Yesterday, an article entitled “750 million mobile phones are vulnerable to attackers due to insufficiently protected SIM cards” was published on Habré. Habr was one of the many network resources that published information about a vulnerability found in SIM-cards. The news spread like lightning. On request "750 million SIM-cards" google offers 159,000 results. In this article I will try to describe in more detail what this vulnerability threatens and whether there is a cause for concern.

750 million mobile phones hacked. Is it really?

My work is quite closely related to SIM cards, so for yesterday I received more than a dozen references to various articles that affected this problem from colleagues / friends / acquaintances. Unfortunately, when journalists write articles on such topics, they “slightly” distort the essence. This happens either by chance (due to the small number of specialists in this field who could give an expert assessment) or deliberately (in pursuit of high ratings), but some articles are written so ominously that any mobile phone user simply cannot help there are reasons for concern.




')


In reality, the problem is not so terrible as journalists of respected publications try to tell us about it.

Little technical details

We are not talking about a virus that infects SIM cards. The virus, first of all, is able to multiply on its own.
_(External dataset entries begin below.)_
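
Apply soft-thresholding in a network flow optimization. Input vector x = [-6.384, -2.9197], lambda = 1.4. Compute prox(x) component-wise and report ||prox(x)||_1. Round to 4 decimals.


Soft-thresholding with lambda = 1.4:
prox(-6.384) = sign(-6.384)*max(|-6.384| - 1.4, 0) = -4.984
prox(-2.9197) = sign(-2.9197)*max(|-2.9197| - 1.4, 0) = -1.5197
prox(x) = [-4.984, -1.5197]
||prox(x)||_1 = 4.984 + 1.5197 = 6.5037


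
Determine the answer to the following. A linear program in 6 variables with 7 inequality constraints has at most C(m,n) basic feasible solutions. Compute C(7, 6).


Each vertex corresponds to some choice of n active constraints out of m, so the number of vertices is at most C(m, n) = m! / (n!(m-n)!).
m = 7, n = 6
Numerator: 7 * 6 * 5 * 4 * 3 * 2
Denominator: 6! = 720
C(7, 6) = 7


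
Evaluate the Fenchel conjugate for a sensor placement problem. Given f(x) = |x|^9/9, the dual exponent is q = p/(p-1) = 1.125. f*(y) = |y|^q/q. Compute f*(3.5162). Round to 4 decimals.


The conjugate exponent q satisfies 1/p + 1/q = 1.
p = 9, so q = 9/(9 - 1) = 1.125
|y|^q = 3.5162^1.125 = 4.1146
f*(3.5162) = 4.1146 / 1.125 = 3.6575


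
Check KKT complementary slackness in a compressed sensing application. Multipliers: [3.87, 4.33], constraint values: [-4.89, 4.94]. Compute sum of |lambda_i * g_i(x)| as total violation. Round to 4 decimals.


KKT complementary slackness check:
lambda_1 * g_1 = 3.87 * -4.89 = -18.9243
lambda_2 * g_2 = 4.33 * 4.94 = 21.3902
Total violation = 18.9243 + 21.3902 = 40.3145


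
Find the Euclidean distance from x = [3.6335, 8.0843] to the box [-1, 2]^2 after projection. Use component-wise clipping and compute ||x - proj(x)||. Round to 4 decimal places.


Project each component onto [-1, 2].
clip(3.6335) = 2.0, clip(8.0843) = 2.0
Projection = [2.0, 2.0]
Squared diffs: [2.6683, 37.0187]
Distance = sqrt(39.687) = 6.2998


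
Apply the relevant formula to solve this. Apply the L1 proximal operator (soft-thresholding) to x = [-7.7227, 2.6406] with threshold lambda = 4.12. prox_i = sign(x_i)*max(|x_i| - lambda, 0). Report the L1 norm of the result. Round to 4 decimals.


Soft-thresholding with lambda = 4.12:
prox(-7.7227) = sign(-7.7227)*max(|-7.7227| - 4.12, 0) = -3.6027
prox(2.6406) = sign(2.6406)*max(|2.6406| - 4.12, 0) = 0.0
prox(x) = [-3.6027, 0.0]
||prox(x)||_1 = 3.6027 + 0.0 = 3.6027


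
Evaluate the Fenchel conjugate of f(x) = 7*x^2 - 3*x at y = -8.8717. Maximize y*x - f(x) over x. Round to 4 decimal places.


f*(y) = sup_x {y*x - a*x^2 - b*x} = sup_x {(y-b)*x - a*x^2}
FOC: (y - b) - 2a*x = 0 => x* = (y - b)/(2a)
x* = (-8.8717 + 3)/(2*7) = -0.4194
f*(-8.8717) = (y-b)^2/(4a) = (-8.8717 + 3)^2/(4*7)
= 34.4769/28 = 1.2313


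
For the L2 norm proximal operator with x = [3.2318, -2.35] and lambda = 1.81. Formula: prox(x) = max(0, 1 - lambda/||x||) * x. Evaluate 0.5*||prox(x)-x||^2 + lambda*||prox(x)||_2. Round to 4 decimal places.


Step 1: Compute ||x||.
||x|| = 3.9959
Step 2: Compute scaling factor.
scale = max(0, 1 - 1.81/3.9959) = 0.547
Step 3: prox(x) = [1.7679, -1.2855]
||prox(x)|| = 2.1859
Step 4: Proximal objective.
0.5*||prox-x||^2 = 1.6381
lambda*||prox|| = 3.9565
Total = 5.5945


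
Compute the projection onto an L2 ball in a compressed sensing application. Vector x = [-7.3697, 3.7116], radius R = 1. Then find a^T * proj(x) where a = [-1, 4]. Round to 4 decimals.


Step 1: Compute ||x|| (intermediates to 6 decimals).
||x|| = sqrt((-7.3697)^2 + 3.7116^2) = 8.251573
Step 2: Project.
Since ||x|| > R, scale = R/||x|| = 1/8.251573 = 0.121189, proj(x) = scale * x
proj(x) = [-0.893127, 0.449805]
Step 3: Dot product.
a^T * proj(x) = -1*(-0.893127) + 4*0.449805 = 2.6923


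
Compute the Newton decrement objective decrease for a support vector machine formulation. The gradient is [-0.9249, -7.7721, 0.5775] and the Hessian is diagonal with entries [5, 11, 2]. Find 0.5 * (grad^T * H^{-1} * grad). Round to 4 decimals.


Step 1: H is diagonal, so H^(-1) * g = [-0.185, -0.7066, 0.2888].
Step 2: g^T H^(-1) g = sum_i g_i^2 / H_ii
  = (-0.9249)^2/5 + (-7.7721)^2/11 + (0.5775)^2/2
  = 0.1711 + 5.4914 + 0.1668 = 5.8293
Step 3: Objective decrease = 0.5 * g^T H^(-1) g = 2.9146


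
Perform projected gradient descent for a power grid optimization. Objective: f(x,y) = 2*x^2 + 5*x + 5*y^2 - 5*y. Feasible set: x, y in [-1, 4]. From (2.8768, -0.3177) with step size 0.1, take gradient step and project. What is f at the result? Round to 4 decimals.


Step 1: Compute gradient at (2.8768, -0.3177).
grad_x = 2*2*2.8768 + 5 = 16.5072
grad_y = 2*5*-0.3177 - 5 = -8.177
Step 2: Gradient step.
x_raw = 2.8768 - 0.1*16.5072 = 1.2261
y_raw = -0.3177 - 0.1*-8.177 = 0.5
Step 3: Project onto [-1, 4].
x_proj = clip(1.2261) = 1.2261
y_proj = clip(0.5) = 0.5
Step 4: Evaluate f.
f(1.2261, 0.5) = 7.8869


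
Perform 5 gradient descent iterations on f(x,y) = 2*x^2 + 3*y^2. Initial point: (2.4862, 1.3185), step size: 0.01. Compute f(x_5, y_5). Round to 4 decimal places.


Gradient descent on f(x,y) = 2*x^2 + 3*y^2.
Starting point: (2.4862, 1.3185), alpha = 0.01
Step 1: grad_x = 2*2*2.4862 = 9.9448, grad_y = 2*3*1.3185 = 7.911
  x_1 = 2.4862 - 0.01*9.9448 = 2.3868
  y_1 = 1.3185 - 0.01*7.911 = 1.2394
Step 2: grad_x = 2*2*2.3868 = 9.547, grad_y = 2*3*1.2394 = 7.4363
  x_2 = 2.3868 - 0.01*9.547 = 2.2913
  y_2 = 1.2394 - 0.01*7.4363 = 1.165
Step 3: grad_x = 2*2*2.2913 = 9.1651, grad_y = 2*3*1.165 = 6.9902
  x_3 = 2.2913 - 0.01*9.1651 = 2.1996
  y_3 = 1.165 - 0.01*6.9902 = 1.0951
Step 4: grad_x = 2*2*2.1996 = 8.7985, grad_y = 2*3*1.0951 = 6.5708
  x_4 = 2.1996 - 0.01*8.7985 = 2.1116
  y_4 = 1.0951 - 0.01*6.5708 = 1.0294
Step 5: grad_x = 2*2*2.1116 = 8.4466, grad_y = 2*3*1.0294 = 6.1765
  x_5 = 2.1116 - 0.01*8.4466 = 2.0272
  y_5 = 1.0294 - 0.01*6.1765 = 0.9677
f(2.0272, 0.9677) = 2*2.0272^2 + 3*0.9677^2 = 11.028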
In this case, when using the vulnerability, one SIM-card can not get remote access to another SIM-card, so we are not talking about a virus, but about a remote attack on a SIM-card.

Remote attack is possible only on those cards that simultaneously meet the following conditions:

1. OTA (Over-the-air) support is a technology that allows you to remotely control your SIM card by sending special binary messages to it. Using such messages, operators can
   
   • change the SIM menu and record new content provider offers on the card
   • change the network name that is displayed on the phone screen (some operators used this trick during rebranding)
   • write on the card a list of networks for priority registration in roaming, etc.
2. SIM card supports PoR function . PoR (proof of receipt) is a function that, in response to an OTA message, sends the result of the command execution. In practice, not all SIM cards support this feature.
3. The OTA message is encrypted using the DES algorithm

Reading an SMS, sending an SMS or making calls from a victim's SIM card is possible only if the card supports java card . Java card is a special programming language that allows you to create standard applications for SIM-cards.
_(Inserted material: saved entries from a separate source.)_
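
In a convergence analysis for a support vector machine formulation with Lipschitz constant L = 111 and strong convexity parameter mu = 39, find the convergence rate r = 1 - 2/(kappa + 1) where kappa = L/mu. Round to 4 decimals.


Step 1: Compute the condition number.
kappa = L/mu = 111/39 = 2.8462
Step 2: Compute the convergence rate.
r = 1 - 2/(kappa + 1) = 1 - 2*mu/(L + mu) = (L - mu)/(L + mu) = 72/150 = 0.48


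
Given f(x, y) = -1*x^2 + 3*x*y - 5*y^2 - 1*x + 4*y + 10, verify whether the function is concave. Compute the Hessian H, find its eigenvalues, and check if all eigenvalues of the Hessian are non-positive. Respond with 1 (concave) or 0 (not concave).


The Hessian of f(x,y) = -1*x^2 + 3*x*y - 5*y^2 - 1*x + 4*y + 10 is:
H = [[-2, 3], [3, -10]]
Trace = -2 - 10 = -12
Determinant = -2*-10 - (3)^2 = 11
Discriminant = (-12)^2 - 4*11 = 100.0
Eigenvalues: lambda_1 = -11.0, lambda_2 = -1.0
The function is concave.

1


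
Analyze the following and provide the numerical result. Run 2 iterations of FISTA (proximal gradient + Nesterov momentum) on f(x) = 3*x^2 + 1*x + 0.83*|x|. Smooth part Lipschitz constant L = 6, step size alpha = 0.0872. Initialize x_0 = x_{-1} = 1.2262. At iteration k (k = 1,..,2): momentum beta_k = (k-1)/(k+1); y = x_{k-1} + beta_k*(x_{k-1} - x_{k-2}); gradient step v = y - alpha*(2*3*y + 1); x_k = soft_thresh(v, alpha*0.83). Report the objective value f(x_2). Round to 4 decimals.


FISTA on f(x) = 3*x^2 + 1*x + 0.83*|x|
L = 6, alpha = 0.0872
Iteration 1: beta = 0.0, y = 1.2262 + 0.0*(1.2262 - 1.2262) = 1.2262
  grad(y) = 8.3572, v = y - alpha*grad = 0.4975
  prox(v) = soft_thresh(0.4975, 0.0724) = 0.4251
Iteration 2: beta = 0.3333, y = 0.4251 + 0.3333*(0.4251 - 1.2262) = 0.158
  grad(y) = 1.9482, v = y - alpha*grad = -0.0118
  prox(v) = soft_thresh(-0.0118, 0.0724) = 0.0
f(x_2) = 3*0.0^2 + 1*0.0 + 0.83*|0.0| = 0.0


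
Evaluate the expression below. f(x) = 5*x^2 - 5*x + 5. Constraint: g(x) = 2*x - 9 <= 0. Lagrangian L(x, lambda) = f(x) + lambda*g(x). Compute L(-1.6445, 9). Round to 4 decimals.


Step 1: Evaluate f(x).
f(-1.6445) = 5*(-1.6445)^2 - 5*(-1.6445) + 5 = 26.7444
Step 2: Evaluate g(x).
g(-1.6445) = 2*-1.6445 - 9 = -12.289
Step 3: Compute Lagrangian.
L = 26.7444 + 9*-12.289 = -83.8566


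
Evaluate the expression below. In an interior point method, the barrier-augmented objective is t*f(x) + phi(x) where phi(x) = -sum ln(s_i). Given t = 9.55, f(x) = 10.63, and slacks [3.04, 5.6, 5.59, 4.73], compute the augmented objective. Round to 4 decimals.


Step 1: Compute log-barrier.
ln values: [1.1119, 1.7228, 1.721, 1.5539]
phi = -(1.1119 + 1.7228 + 1.721 + 1.5539) = -6.1095
Step 2: Compute augmented objective.
t*f(x) = 9.55*10.63 = 101.5165
Total = 101.5165 - 6.1095 = 95.407


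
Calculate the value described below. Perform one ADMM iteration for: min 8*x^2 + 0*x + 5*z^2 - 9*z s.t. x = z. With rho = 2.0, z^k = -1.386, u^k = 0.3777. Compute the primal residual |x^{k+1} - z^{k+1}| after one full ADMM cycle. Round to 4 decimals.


ADMM iteration with rho = 2.0, z^k = -1.386, u^k = 0.3777
Step 1: x-update.
Minimize 8*x^2 + 0*x + (2.0/2)*(x + 1.386 + 0.3777)^2
FOC: (2*8 + 2.0)*x = 0 + 2.0*(-1.386 - 0.3777)
x^{k+1} = -0.196
Step 2: z-update.
Minimize 5*z^2 - 9*z + (2.0/2)*(-0.196 - z + 0.3777)^2
FOC: (2*5 + 2.0)*z = 9 + 2.0*(-0.196 + 0.3777)
z^{k+1} = 0.7803
Step 3: u-update.
u^{k+1} = 0.3777 - 0.196 - 0.7803 = -0.5986
Step 4: Primal residual = |-0.196 - 0.7803| = 0.9763


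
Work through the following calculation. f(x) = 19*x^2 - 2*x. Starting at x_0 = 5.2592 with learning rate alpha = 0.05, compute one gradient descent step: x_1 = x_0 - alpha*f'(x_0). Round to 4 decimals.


We compute the gradient at x_0 and apply the update.
f'(x) = 38*x - 2
f'(5.2592) = 38*5.2592 - 2 = 197.8496
x_1 = 5.2592 - 0.05*197.8496 = -4.6333


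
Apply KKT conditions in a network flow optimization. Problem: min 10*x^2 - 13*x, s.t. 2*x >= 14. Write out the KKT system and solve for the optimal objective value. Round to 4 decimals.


Step 1: Try lambda = 0 (constraint inactive).
x_unc = 13/(2*10) = 0.65
Check: 2*0.65 = 1.3 < 14 -- violated!
Step 2: Constraint must be active: 2*x = 14
x* = 14/2 = 7.0
lambda = (2*10*7.0 - 13)/2 = 63.5
Step 3: Compute optimal value.
f(x*) = 10*7.0^2 - 13*7.0 = 399.0


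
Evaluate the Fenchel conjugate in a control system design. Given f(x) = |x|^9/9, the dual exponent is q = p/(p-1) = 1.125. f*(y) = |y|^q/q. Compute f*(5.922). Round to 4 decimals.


The conjugate exponent q satisfies 1/p + 1/q = 1.
p = 9, so q = 9/(9 - 1) = 1.125
|y|^q = 5.922^1.125 = 7.3965
f*(5.922) = 7.3965 / 1.125 = 6.5747


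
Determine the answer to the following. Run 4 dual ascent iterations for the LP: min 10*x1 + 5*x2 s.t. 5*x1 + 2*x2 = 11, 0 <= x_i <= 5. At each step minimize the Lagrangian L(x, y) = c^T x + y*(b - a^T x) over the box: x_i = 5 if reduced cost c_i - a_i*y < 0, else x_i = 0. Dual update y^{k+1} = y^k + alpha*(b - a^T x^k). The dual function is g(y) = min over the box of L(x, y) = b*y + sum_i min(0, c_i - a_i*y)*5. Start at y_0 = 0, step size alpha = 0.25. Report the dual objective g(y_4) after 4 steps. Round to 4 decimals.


Dual ascent for LP: min 10*x1 + 5*x2, 5*x1 + 2*x2 = 11, 0 <= x_i <= 5
Step 1: y^k = 0.0, reduced costs: (10.0, 5.0)
  x^k = (0.0, 0.0), subgradient = b - a^T x = 11.0
  y^{k+1} = 0.0 + 0.25*11.0 = 2.75
Step 2: y^k = 2.75, reduced costs: (-3.75, -0.5)
  x^k = (5.0, 5.0), subgradient = b - a^T x = -24.0
  y^{k+1} = 2.75 + 0.25*-24.0 = -3.25
Step 3: y^k = -3.25, reduced costs: (26.25, 11.5)
  x^k = (0.0, 0.0), subgradient = b - a^T x = 11.0
  y^{k+1} = -3.25 + 0.25*11.0 = -0.5
Step 4: y^k = -0.5, reduced costs: (12.5, 6.0)
  x^k = (0.0, 0.0), subgradient = b - a^T x = 11.0
  y^{k+1} = -0.5 + 0.25*11.0 = 2.25
Dual objective at y_4 = 2.25: reduced costs (-1.25, 0.5), box minimizer x = (5.0, 0.0)
g(y_4) = b*y + (c1 - a1*y)*x1 + (c2 - a2*y)*x2 = 11*2.25 + (-1.25)*5.0 + 0.5*0.0 = 24.75 - 6.25 + 0.0 = 18.5


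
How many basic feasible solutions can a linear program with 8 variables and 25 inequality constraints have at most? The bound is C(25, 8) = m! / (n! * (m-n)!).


Each vertex corresponds to some choice of n active constraints out of m, so the number of vertices is at most C(m, n) = m! / (n!(m-n)!).
m = 25, n = 8
Numerator: 25 * 24 * 23 * 22 * 21 * 20 * 19 * 18
Denominator: 8! = 40320
C(25, 8) = 1081575


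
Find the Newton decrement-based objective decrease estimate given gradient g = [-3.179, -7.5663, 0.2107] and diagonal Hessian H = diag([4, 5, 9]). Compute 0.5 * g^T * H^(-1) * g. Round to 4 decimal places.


Step 1: H is diagonal, so H^(-1) * g = [-0.7948, -1.5133, 0.0234].
Step 2: g^T H^(-1) g = sum_i g_i^2 / H_ii
  = (-3.179)^2/4 + (-7.5663)^2/5 + (0.2107)^2/9
  = 2.5265 + 11.4498 + 0.0049 = 13.9812
Step 3: Objective decrease = 0.5 * g^T H^(-1) g = 6.9906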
The cost of SIM cards with Java support is slightly higher than the cost of SIM cards with the same amount of memory, but without java support. That is why many operators do not buy java cards.

How big is the danger and is it possible to avoid hacking?

It is possible to apply three methods of protection against this attack:

1. Malicious OTA messages can be filtered at the network level. A certain analogue of the Firewall is used, which, when passing messages through the SMS center, allows you to cut off SMS with characteristic signs. Thus, malicious messages simply will not be delivered to the victim’s number (SIM card).
2. Update SIM cards using OTA messages. Depending on the type of card, the operator can remotely change the DES algorithm to 3DES on your SIM card, block the possibility of installing java applets on the SIM, etc.
3. Physical replacement of a SIM card with a newer SIM that cannot be subjected to the described attack.

Fortunately for many SIM card holders, Carsten Nol is the so-called “white hacker”. After the vulnerability was discovered (about 3 months ago), Mr. Nolan reported it to the GSM association, which in turn notified the mobile operators. Thus, the operators had enough time to analyze the possible threat and take measures to prevent it.